Plus ils cognent sur le RN, plus ils le font monter. Le débat précédent, entre M. Attal et M. Bardella, a une fois de plus illustré ce phénomène. Donné perdant (sinon écrasé) par la plupart des experts et « politistes », le président du RN était considéré comme plutôt gagnant par l’opinion publique, selon divers sondages. Que les responsables politiques ne voient pas ce phénomène d’identification populaire au paria est un signe patent de déconnexion ou d’aveuglement. Car ces élections du Parlement européen constituent avant tout un défouloir. Elles rejouent en 2024, dans les urnes, la crise des Gilets jaunes. La force de la liste RN ne tient pas à un projet ni à des idées (lesquelles ?), ni aux personnalités qui l’animent. Sa force tient à son statut de pestiféré qui lui permet d’incarner, mieux que les autres, le rejet populaire du pouvoir actuel.

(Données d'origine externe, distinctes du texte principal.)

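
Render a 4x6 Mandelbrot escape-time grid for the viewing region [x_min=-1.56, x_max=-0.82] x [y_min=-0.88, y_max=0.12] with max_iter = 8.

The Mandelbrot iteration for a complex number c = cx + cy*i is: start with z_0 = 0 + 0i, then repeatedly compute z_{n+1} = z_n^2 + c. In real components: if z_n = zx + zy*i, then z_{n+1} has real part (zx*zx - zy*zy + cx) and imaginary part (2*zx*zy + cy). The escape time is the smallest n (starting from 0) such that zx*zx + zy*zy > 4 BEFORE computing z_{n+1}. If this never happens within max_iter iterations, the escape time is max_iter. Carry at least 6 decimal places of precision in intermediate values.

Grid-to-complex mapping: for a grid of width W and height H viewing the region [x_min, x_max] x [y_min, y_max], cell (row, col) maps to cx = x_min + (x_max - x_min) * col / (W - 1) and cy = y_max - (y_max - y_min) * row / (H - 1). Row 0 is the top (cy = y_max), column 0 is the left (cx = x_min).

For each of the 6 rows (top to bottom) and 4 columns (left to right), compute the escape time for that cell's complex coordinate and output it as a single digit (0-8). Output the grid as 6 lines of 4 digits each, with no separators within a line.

(row=0, col=0): c = -1.5600 + 0.1200i → escape time 6
(row=0, col=1): c = -1.3133 + 0.1200i → escape time 8
(row=0, col=2): c = -1.0667 + 0.1200i → escape time 8
(row=0, col=3): c = -0.8200 + 0.1200i → escape time 8
(row=1, col=0): c = -1.5600 + -0.0800i → escape time 7
(row=1, col=1): c = -1.3133 + -0.0800i → escape time 8
(row=1, col=2): c = -1.0667 + -0.0800i → escape time 8
(row=1, col=3): c = -0.8200 + -0.0800i → escape time 8
(row=2, col=0): c = -1.5600 + -0.2800i → escape time 4
(row=2, col=1): c = -1.3133 + -0.2800i → escape time 7
(row=2, col=2): c = -1.0667 + -0.2800i → escape time 8
(row=2, col=3): c = -0.8200 + -0.2800i → escape time 8
(row=3, col=0): c = -1.5600 + -0.4800i → escape time 3
(row=3, col=1): c = -1.3133 + -0.4800i → escape time 4
(row=3, col=2): c = -1.0667 + -0.4800i → escape time 5
(row=3, col=3): c = -0.8200 + -0.4800i → escape time 6
(row=4, col=0): c = -1.5600 + -0.6800i → escape time 3
(row=4, col=1): c = -1.3133 + -0.6800i → escape time 3
(row=4, col=2): c = -1.0667 + -0.6800i → escape time 4
(row=4, col=3): c = -0.8200 + -0.6800i → escape time 4
(row=5, col=0): c = -1.5600 + -0.8800i → escape time 3
(row=5, col=1): c = -1.3133 + -0.8800i → escape time 3
(row=5, col=2): c = -1.0667 + -0.8800i → escape time 3
(row=5, col=3): c = -0.8200 + -0.8800i → escape time 4

Answer: 6888
7888
4788
3456
3344
3334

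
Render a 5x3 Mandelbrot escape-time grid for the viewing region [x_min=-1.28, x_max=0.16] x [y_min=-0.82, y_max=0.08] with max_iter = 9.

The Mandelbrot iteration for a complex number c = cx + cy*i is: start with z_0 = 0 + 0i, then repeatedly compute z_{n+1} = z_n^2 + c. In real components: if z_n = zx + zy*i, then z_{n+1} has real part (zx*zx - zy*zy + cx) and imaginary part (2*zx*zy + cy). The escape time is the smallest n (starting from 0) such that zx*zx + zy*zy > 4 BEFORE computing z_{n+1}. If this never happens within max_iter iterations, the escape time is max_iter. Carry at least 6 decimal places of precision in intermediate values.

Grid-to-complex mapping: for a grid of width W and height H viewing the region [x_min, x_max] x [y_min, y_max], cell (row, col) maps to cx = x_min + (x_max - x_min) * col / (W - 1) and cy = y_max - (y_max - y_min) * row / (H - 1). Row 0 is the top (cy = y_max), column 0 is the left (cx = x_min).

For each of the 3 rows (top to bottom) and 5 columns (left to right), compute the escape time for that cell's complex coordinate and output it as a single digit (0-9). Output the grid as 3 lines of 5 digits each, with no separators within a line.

(row=0, col=0): c = -1.2800 + 0.0800i → escape time 9
(row=0, col=1): c = -0.9200 + 0.0800i → escape time 9
(row=0, col=2): c = -0.5600 + 0.0800i → escape time 9
(row=0, col=3): c = -0.2000 + 0.0800i → escape time 9
(row=0, col=4): c = 0.1600 + 0.0800i → escape time 9
(row=1, col=0): c = -1.2800 + -0.3700i → escape time 9
(row=1, col=1): c = -0.9200 + -0.3700i → escape time 7
(row=1, col=2): c = -0.5600 + -0.3700i → escape time 9
(row=1, col=3): c = -0.2000 + -0.3700i → escape time 9
(row=1, col=4): c = 0.1600 + -0.3700i → escape time 9
(row=2, col=0): c = -1.2800 + -0.8200i → escape time 3
(row=2, col=1): c = -0.9200 + -0.8200i → escape time 3
(row=2, col=2): c = -0.5600 + -0.8200i → escape time 4
(row=2, col=3): c = -0.2000 + -0.8200i → escape time 9
(row=2, col=4): c = 0.1600 + -0.8200i → escape time 5

Answer: 99999
97999
33495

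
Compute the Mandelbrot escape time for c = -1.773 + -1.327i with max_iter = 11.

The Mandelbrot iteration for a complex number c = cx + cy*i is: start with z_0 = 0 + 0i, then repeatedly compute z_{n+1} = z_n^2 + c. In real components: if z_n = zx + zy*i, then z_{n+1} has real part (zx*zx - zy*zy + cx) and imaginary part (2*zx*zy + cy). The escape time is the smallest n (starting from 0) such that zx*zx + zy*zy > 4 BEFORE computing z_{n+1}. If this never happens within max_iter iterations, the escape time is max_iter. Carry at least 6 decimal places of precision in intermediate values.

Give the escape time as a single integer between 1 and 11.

Answer: 1

Derivation:
z_0 = 0 + 0i, c = -1.7730 + -1.3270i
Iter 1: z = -1.7730 + -1.3270i, |z|^2 = 4.9045
Escaped at iteration 1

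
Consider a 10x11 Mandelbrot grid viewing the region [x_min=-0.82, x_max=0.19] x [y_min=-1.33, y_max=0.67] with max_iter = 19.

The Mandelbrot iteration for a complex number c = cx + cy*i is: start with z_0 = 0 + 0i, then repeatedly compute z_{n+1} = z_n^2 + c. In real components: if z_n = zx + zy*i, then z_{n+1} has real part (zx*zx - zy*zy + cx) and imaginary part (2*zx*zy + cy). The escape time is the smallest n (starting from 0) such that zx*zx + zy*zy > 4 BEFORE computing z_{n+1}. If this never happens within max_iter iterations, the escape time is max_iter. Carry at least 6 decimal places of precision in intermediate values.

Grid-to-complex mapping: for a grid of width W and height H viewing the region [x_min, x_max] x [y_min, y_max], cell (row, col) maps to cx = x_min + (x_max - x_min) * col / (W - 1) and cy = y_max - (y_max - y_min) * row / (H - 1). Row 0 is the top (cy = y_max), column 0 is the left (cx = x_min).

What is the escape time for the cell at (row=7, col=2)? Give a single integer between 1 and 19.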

Ce contexte explique aussi le naufrage de Mme Valérie Hayer, qui n’est sûrement pas moins compétente que la moyenne des autres candidats… Elle se trouve à contre-courant d’un puissant mouvement populaire d’hostilité envers le pouvoir en place et les hommes qui l’incarnent. Déstabilisée quand l’un des animateurs a sollicité son avis sur la guerre entre la Russie et l’Ukraine, elle s’est contentée de répondre « je ne suis pas experte de ce sujet ». Cette réponse quasi suicidaire est révélatrice d’un profond malaise, sans doute amplifié par l’initiative sans succès de M. Attal se substituant à elle pour débattre contre M. Bardella ou les déclarations transgressives d’un chef de l’Etat – en principe au-dessus de la mêlée politicienne en tant que président de tous les Français – désireux de descendre dans l’arène et d’en découdre à sa place contre le RN.
Dans ce contexte, les approximations et les absurdités se perdaient dans la tourmente, à l’image de cette candidate proposant une nationalisation européenne de la compagnie Total… Mais en outre, les velléités d’élever le débat en parlant du fond des dossiers ne suffisent pas à modifier le cours d’un fleuve en colère. M. Bellamy, une fois encore, a montré – sans invective ni attaque personnelle – sa maîtrise des questions européennes, par exemple sur le pacte européen pour l’immigration ou l’interdiction des véhicules thermiques. Quelques jours auparavant il avait crevé l’écran en suscitant un large consensus autour de lui par sa dénonciation vigoureuse du débat entre M. Attal et M. Bardella, jugé anti-démocratique (dès lors que privilégiant un seul candidat). Or, les sondages n’enregistrent guère d’effet de son excellente campagne comme de son coup d’éclat. L’actuelle malédiction qui frappe l’étiquette « droite LR » est la clé de ce paradoxe. Elle tient largement au soupçon populaire de connivence avec la majorité au pouvoir, résultat des positions prises par ce parti, notamment pendant la crise sanitaire et sur la réforme des retraites.
Alors, les élections européennes 2024, comme défouloirs, seront vite oubliées, notamment quand viendront les municipales deux ans plus tard. Toutefois, les responsables politiques de tout bord, et plus particulièrement de la droite LR, pourraient en tirer quelques leçons essentielles pour l’avenir de leur courant politique.